I’m no neuroscientist, but I know that there is pleasure in using a real map to figure out one’s own way around a new town—and an even deeper pleasure in occasionally leaving the route. On a four-hour stopover in Victoria, Canada, my husband and I ambled down Dallas Road toward Cook Street, a neighborhood friend had told him about. As we walked, I was constantly diverted by impulsive sub-goals. For instance:
Sub-goal One: Hey, there’s a walking path along the coast here. Let’s take it.
Sub-goal Two: Look at that darling house down the street. I want to see it.
Sub-goal Three: A rose garden! I love roses!
And so on. Though we ostensibly had a goal in walking around Victoria, allowing ourselves to be temporarily sidetracked created a better sense of place than simply following the map would have. Every time we stepped off the planned route, we expanded the coverage area of our cognitive map, and we firmed it up too, since we needed to return eventually to our original route.

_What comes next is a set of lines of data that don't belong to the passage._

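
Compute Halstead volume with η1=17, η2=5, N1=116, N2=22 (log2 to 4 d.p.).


Formula: V = N * log2(η), where N = N1 + N2 and η = η1 + η2
η = 17 + 5 = 22
N = 116 + 22 = 138
log2(22) ≈ 4.4594
V = 138 * 4.4594 = 615.40

615.40


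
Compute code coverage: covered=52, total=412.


Coverage = covered / total * 100
Coverage = 52 / 412 * 100
Coverage = 12.62%

12.62%


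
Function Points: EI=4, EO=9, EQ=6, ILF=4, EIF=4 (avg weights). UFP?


UFP = EI*4 + EO*5 + EQ*4 + ILF*10 + EIF*7
UFP = 4*4 + 9*5 + 6*4 + 4*10 + 4*7
UFP = 16 + 45 + 24 + 40 + 28
UFP = 153

153


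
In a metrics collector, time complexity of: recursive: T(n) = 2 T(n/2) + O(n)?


Reasoning: master theorem case 2 (merge-sort recurrence)
Complexity: O(n log n)

O(n log n)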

Walking has been shown to contribute to happiness, creativity, calm, and clarity. Perhaps it’s when we approach our routes with a sense of openness and whimsy that getting from point A to point B does that best.
Next time, opt for a Distraction Walk. Set out with a goal in mind, like the store or the park (probably not work, unless you have a very understanding boss), and then allow yourself at least one curiosity-led side excursion. Admire a house on another street. Visit a dog. Photograph a bird. Navigational sub-goals will keep your internal GPS sharp and help you remember why you love living where you do.